Fonseca Neto
Já
uma dúzia de anos vividos para dentro do século 21, a pessoa que
nasce atualmente tem perspectiva de alcançar o século 22. Caso mude
a forma de marcar a passagem das eras –quem sabe outra maneira de
calendariar a experiência humana– aportará ao tempo que a tanto
for equivalente. E viverá a fluente centúria quase que
inteiramente.
Dois
bons exemplos: Oscar Ribeiro de Almeida Niemeyer Soares Filho
(1907-2012) e Eric John Ernest Hobsbawm (1917-2012), homens que
nasceram no alvorecer de um século e transpuseram os umbrais do
seguinte; existem, sem dúvida, outros exemplos, noutros cantos e
recantos do ecúmeno.
Aliás,
faz-se oportuno invocar essas duas figuras humanas solares para falar
de vida e do século que foi, que passa e que vem, pois artistas
sensíveis às coisas que correm nas vagas do tempo. Lembrou Oscar, à
poética do simples aparente, amante de todas as curvas: “A vida
nos leva pra onde ela quer. Cada um vem, escreve sua historinha e vai
embora. Não vejo segredo em levar a vida [mas a] gente tem que
sonhar, senão as coisas não acontecem”.
Já
Eric, cerebral, o coração ferido pelas guerras da “era dos
extremos”, ensinou: "A revolução cultural de fins do século
XX pode assim ser mais bem entendida como o triunfo do indivíduo
sobre a sociedade, ou melhor, o rompimento dos fios que antes ligavam
os seres humanos em texturas sociais". E aponta uma tarefa: “A
injustiça ainda precisa ser denunciada e combatida. O mundo não vai
melhorar sozinho”.
Estamos
no ano de número 2.013 na contagem proposta pelos cristãos, num
mundo cujas forças atemporais em movimento, seus viventes tentam
decifrar e dominar. Universo que relampeja e trovoa, e, assim,
inspira novas vidas e sugere finitudes abissais. Num lugar particular
a que chamamos Piauí, onde correm os rios, idem, Parnaíba e Poty
–três nominações aprendidas dos falares da humanidade ancestral
que aqui viveu em tempos longos e não contados.
O
agora chegado por aqui, semana chuvosa que passou, tem, descortinado
ante si, um mundo sem idade, pois o leito em que se move é uma “via”

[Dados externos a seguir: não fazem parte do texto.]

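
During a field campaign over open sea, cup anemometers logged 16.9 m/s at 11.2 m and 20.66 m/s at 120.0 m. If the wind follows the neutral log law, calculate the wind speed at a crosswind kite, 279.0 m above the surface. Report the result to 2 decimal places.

Log law: V ∝ ln(z/z₀). From the pair, with r = V₁/V₂ = 0.81801,
ln z₀ = (ln z₁ − r·ln z₂)/(1 − r) = (2.4159 − 0.81801×4.7875)/0.18199 = -8.2436 → z₀ = 0.0002629 m
V₃ = V₁ · ln(z₃/z₀)/ln(z₁/z₀) = 16.9 × 13.8748/10.6595 = 21.9977 m/s

22.00 m/s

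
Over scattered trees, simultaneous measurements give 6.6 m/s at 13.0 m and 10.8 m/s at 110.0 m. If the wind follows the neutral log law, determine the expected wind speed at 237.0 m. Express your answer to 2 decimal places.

Log law: V ∝ ln(z/z₀). From the pair, with r = V₁/V₂ = 0.61111,
ln z₀ = (ln z₁ − r·ln z₂)/(1 − r) = (2.5649 − 0.61111×4.7005)/0.38889 = -0.7909 → z₀ = 0.4534 m
V₃ = V₁ · ln(z₃/z₀)/ln(z₁/z₀) = 6.6 × 6.2589/3.3558 = 12.3096 m/s

12.31 m/s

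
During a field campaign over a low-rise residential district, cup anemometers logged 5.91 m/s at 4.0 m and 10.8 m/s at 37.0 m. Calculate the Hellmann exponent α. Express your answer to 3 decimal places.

α ≈ 0.271

Power law: V₂/V₁ = (z₂/z₁)^α ⇒ α = ln(V₂/V₁) / ln(z₂/z₁)
α = ln(10.8/5.91) / ln(37.0/4.0) = ln(1.8274) / ln(9.2500)
  = 0.60290 / 2.22462 = 0.27101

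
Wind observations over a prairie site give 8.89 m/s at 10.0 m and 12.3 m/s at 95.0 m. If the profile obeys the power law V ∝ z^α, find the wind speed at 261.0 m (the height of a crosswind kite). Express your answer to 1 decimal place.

14.2 m/s

First find α: α = ln(V₂/V₁)/ln(z₂/z₁) = ln(12.3/8.89)/ln(95.0/10.0) = 0.32467/2.25129 = 0.1442
Extrapolate from 95.0 m to 261.0 m: V₃ = 12.3 × (261.0/95.0)^0.1442 = 12.3 × 1.1569 = 14.2300 m/s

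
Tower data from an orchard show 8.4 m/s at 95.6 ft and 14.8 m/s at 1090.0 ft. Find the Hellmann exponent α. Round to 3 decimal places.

α ≈ 0.233

Power law: V₂/V₁ = (z₂/z₁)^α ⇒ α = ln(V₂/V₁) / ln(z₂/z₁)
α = ln(14.8/8.4) / ln(1090.0/95.6) = ln(1.7619) / ln(11.4017)
  = 0.56640 / 2.43376 = 0.23272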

lactante e em translação parece que perene. Mundo que explode em
vidas, em formas formidáveis delas. Claro, em mortes. Enfim, pois, a
província e os provincianos que passam são “o pó dos pósteros”,
tal nos lembra, do ludovico Maranhão, o iluminado equinocial poeta,
Nauro Machado.
Tramas?
É viver o receituário de Oscar e Eric; sonhar e lutar: par
vocabular, cheio de polissemia, que abriga campos de possibilidades
infindas para elaborar caminhos a seguir. Ainda que já feitos,
caminhos a fazer com os pés que nascem para novas jornadas. Sonhar,
porque é preciso existir amanhã; lutar, porque o ontem e o hoje,
criadores de belezas e modos indescritíveis de existir, legaram,
porém, estoques de desesperança na construção do Justo.
Perfeição?
O Deus da fé de cada criatura e coletividade; sopro esperançoso de
todo vivente. Vivente, só? As pedras seriam as esquecidas Dele? Não,
as maravilhas preciosas esculpidas no coração delas, fartas em cor
e consistência, encerram partículas vagantes do Cosmo.
O
que há pela frente, por vir? O “retornar eternamente”? Ninguém
tem a resposta que não seja apenas um modo de desejar. O chamado
“progresso científico” é escravo das forças da vida quanto da
morte, nisto não inovando nessa espécie de busca da condição
perfeita, pós Sol e pós Lua, isto é, superada a dualidade que move
matéria e alma na História, as forças vívicas, solares, e as
forças danadas, lunares...
Mas
algo integra as sensações do cosmos e confere sentido à
experiência dos viventes: a própria vida, ainda que seu significado
seja realçável, para não poucos, quando fina, inexorável.
Agora
nasceu o Henrique Fonseca Ayres. Terá um século para viver. E se
advinda alguma forma de imortalidade-corpo? Queira somente se a
quiser servida a todos os viventes essenciais à caminhada. Seja
sonhador e lutador; seu século um palco luminar. Amar/ante, antes:
beira-rio, franciscana, é uma sua referência avoenga e “é um
céu, se há um céu sobre a terra”.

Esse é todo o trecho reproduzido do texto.